Swedish pensioners are significantly more positive about immigration than other older people in Europe, according to a new study from the World Bank.


In fact, older Swedes are almost as welcoming as young Swedes, which is unusual in a European context.

According to economist, Hernan Winkler, elderly people in the other countries of Europe would benefit from having an equally positive attitude to immigration as Swedish pensioners.

"European population is aging very fast. Even if immigration will not solve all of Europe's economic problems, more open and flexible rules on immigration would give a dynamic injection to the continent's greying economies," he writes in the introduction of the report entitled “Golden Aging: Prospects for Healthy, Active, and Prosperous Aging in Europe and Central Asia.”

In all countries except Sweden at least 40 percent of the elderly population expressed negativity towards immigration.

Older Europeans are generally much more negative than the younger generations, but in Sweden the difference is small.

"The big question is why older people are not more positive in the rest of Europe. It is a paradox because they are the group that could benefit the most from increased immigration," writes Winkler.

Winkler says that if more working-age immigrants moved to Europe the increased taxation would improve the prospects for savings and pensions. At the same time costs for services such as care and cleaning reduce.

Winkler also points to the experience of countries with higher retirement ages (in Sweden it is possible to retire as late as 67).

“What matters most is if older citizens still work. In countries with an extended retirement age and a higher labor force participation of older workers, natives become less averse to immigrants with age," he says.
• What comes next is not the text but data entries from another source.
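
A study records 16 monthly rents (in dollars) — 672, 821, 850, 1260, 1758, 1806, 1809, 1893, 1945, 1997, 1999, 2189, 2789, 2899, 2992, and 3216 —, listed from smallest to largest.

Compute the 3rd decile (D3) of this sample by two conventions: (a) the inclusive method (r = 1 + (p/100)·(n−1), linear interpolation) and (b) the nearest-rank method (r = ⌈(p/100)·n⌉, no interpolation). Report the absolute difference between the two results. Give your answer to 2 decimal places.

n = 16.
(a) r = 5.5; between ranks 5 (1758) and 6 (1806): 1782.
(b) the nearest-rank method: rank 5 → 1758.
|1782 − 1758| = 24.

24.00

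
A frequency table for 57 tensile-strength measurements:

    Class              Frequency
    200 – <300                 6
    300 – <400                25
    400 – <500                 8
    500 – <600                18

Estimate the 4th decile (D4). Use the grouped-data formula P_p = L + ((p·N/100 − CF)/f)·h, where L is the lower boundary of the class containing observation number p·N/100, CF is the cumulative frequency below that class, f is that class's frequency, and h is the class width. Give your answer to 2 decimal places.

N = 57; target position k = 40/100 · 57 = 22.8.
Cumulative frequencies: 6, 31, 39, 57.
Observation 22.8 falls in the class 300 – <400.
L = 300, CF = 6, f = 25, h = 100.
P40 = 300 + ((22.8 − 6)/25)·100 = 300 + 67.2 = 367.2.

367.20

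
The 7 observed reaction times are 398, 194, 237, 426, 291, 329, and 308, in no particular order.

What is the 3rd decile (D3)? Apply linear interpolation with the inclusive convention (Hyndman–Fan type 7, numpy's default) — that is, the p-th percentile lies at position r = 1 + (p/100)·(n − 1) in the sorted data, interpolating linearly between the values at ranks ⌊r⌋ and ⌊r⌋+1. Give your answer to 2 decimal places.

280.20

Sorted: 194, 237, 291, 308, 329, 398, 426.
n = 7.
r = 1 + (30/100)·(7 − 1) = 1 + 1.8 = 2.8.
Rank 2 is 237 and rank 3 is 291.
Interpolate: 237 + 0.8·(291 − 237) = 237 + 0.8·54 = 280.2.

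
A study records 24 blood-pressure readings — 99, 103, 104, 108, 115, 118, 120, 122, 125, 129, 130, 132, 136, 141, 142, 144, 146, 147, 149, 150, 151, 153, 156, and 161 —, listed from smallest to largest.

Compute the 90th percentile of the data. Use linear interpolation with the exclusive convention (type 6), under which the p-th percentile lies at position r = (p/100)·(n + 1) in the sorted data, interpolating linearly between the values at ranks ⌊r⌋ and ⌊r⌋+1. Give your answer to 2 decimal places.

154.50

n = 24.
r = (90/100)·(24 + 1) = 22.5.
Rank 22 is 153 and rank 23 is 156.
Interpolate: 153 + 0.5·(156 − 153) = 153 + 0.5·3 = 154.5.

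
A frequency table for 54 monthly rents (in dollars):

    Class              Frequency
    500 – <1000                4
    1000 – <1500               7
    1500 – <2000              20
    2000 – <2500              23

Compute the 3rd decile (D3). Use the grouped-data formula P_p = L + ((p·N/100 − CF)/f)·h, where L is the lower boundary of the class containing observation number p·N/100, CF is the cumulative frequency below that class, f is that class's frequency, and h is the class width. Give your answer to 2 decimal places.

N = 54; target position k = 30/100 · 54 = 16.2.
Cumulative frequencies: 4, 11, 31, 54.
Observation 16.2 falls in the class 1500 – <2000.
L = 1500, CF = 11, f = 20, h = 500.
P30 = 1500 + ((16.2 − 11)/20)·500 = 1500 + 130 = 1630.

1630.00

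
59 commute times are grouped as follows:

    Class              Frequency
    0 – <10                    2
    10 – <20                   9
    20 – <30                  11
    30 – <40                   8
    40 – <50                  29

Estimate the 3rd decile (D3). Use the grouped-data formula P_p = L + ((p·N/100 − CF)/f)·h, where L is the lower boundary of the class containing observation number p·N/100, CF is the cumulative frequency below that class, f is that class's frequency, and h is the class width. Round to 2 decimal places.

N = 59; target position k = 30/100 · 59 = 17.7.
Cumulative frequencies: 2, 11, 22, 30, 59.
Observation 17.7 falls in the class 20 – <30.
L = 20, CF = 11, f = 11, h = 10.
P30 = 20 + ((17.7 − 11)/11)·10 = 20 + 6.09091 = 26.0909.

26.09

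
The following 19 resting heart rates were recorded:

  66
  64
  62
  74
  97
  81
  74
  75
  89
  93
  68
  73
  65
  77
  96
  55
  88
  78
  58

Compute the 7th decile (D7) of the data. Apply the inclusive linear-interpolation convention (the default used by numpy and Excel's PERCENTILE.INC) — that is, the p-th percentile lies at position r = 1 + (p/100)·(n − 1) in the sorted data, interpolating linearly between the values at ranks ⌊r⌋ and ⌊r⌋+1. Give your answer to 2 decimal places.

Sorted: 55, 58, 62, 64, 65, 66, 68, 73, 74, 74, 75, 77, 78, 81, 88, 89, 93, 96, 97.
n = 19.
r = 1 + (70/100)·(19 − 1) = 1 + 12.6 = 13.6.
Rank 13 is 78 and rank 14 is 81.
Interpolate: 78 + 0.6·(81 − 78) = 78 + 0.6·3 = 79.8.

79.80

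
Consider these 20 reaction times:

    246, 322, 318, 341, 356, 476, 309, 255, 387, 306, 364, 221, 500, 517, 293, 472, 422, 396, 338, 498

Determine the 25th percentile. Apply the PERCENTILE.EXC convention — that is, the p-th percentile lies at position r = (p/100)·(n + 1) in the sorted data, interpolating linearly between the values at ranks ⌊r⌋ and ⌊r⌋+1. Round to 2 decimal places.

306.75

Sorted: 221, 246, 255, 293, 306, 309, 318, 322, 338, 341, 356, 364, 387, 396, 422, 472, 476, 498, 500, 517.
n = 20.
r = (25/100)·(20 + 1) = 5.25.
Rank 5 is 306 and rank 6 is 309.
Interpolate: 306 + 0.25·(309 − 306) = 306 + 0.25·3 = 306.75.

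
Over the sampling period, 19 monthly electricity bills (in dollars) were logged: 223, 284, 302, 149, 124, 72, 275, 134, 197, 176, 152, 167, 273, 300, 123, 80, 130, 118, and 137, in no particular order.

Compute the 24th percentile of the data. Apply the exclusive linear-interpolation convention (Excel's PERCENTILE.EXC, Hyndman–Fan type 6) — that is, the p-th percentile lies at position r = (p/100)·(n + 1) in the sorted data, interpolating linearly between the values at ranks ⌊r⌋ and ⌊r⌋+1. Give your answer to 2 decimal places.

123.80

Sorted: 72, 80, 118, 123, 124, 130, 134, 137, 149, 152, 167, 176, 197, 223, 273, 275, 284, 300, 302.
n = 19.
r = (24/100)·(19 + 1) = 4.8.
Rank 4 is 123 and rank 5 is 124.
Interpolate: 123 + 0.8·(124 − 123) = 123 + 0.8·1 = 123.8.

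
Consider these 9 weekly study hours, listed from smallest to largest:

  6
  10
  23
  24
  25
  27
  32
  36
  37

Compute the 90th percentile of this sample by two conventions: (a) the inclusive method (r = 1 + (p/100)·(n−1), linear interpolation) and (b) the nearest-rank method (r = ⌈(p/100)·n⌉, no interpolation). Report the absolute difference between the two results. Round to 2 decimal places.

0.80

n = 9.
(a) r = 8.2; between ranks 8 (36) and 9 (37): 36.2.
(b) the nearest-rank method: rank 9 → 37.
|36.2 − 37| = 0.8.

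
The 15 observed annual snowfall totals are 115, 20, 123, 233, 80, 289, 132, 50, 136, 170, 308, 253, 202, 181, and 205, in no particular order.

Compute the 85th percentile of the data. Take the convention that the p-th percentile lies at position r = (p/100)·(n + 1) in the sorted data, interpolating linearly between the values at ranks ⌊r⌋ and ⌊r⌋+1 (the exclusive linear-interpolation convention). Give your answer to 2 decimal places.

274.60

Sorted: 20, 50, 80, 115, 123, 132, 136, 170, 181, 202, 205, 233, 253, 289, 308.
n = 15.
r = (85/100)·(15 + 1) = 13.6.
Rank 13 is 253 and rank 14 is 289.
Interpolate: 253 + 0.6·(289 − 253) = 253 + 0.6·36 = 274.6.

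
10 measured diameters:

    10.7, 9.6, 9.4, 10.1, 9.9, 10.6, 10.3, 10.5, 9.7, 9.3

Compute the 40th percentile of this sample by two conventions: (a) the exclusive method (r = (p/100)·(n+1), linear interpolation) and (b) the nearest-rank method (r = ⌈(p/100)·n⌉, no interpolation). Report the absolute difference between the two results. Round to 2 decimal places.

0.08

Sorted: 9.3, 9.4, 9.6, 9.7, 9.9, 10.1, 10.3, 10.5, 10.6, 10.7.
n = 10.
(a) r = 4.4; between ranks 4 (9.7) and 5 (9.9): 9.78.
(b) the nearest-rank method: rank 4 → 9.7.
|9.78 − 9.7| = 0.08.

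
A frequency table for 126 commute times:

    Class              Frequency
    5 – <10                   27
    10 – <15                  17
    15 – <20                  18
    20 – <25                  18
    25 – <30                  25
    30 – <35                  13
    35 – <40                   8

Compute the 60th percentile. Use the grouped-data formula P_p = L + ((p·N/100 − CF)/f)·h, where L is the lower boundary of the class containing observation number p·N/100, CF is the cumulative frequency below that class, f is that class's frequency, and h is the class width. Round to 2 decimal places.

23.78

N = 126; target position k = 60/100 · 126 = 75.6.
Cumulative frequencies: 27, 44, 62, 80, 105, 118, 126.
Observation 75.6 falls in the class 20 – <25.
L = 20, CF = 62, f = 18, h = 5.
P60 = 20 + ((75.6 − 62)/18)·5 = 20 + 3.77778 = 23.7778.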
"This result is consistent with empirical evidence showing that older workers and young and/or immigrant workers complement each other at the workplace and thereby would mutually benefit from the associated increase in earnings.”

Sweden's open borders have been strongly criticised by opposition groups in recent months. The nationalist Sweden Democrats - backed by 12.9 percent of voters in the last general election - want the Nordic nation to limit immigration and several centre-right parties have mooted the idea of giving refugees temporary rather than permanent residency permits.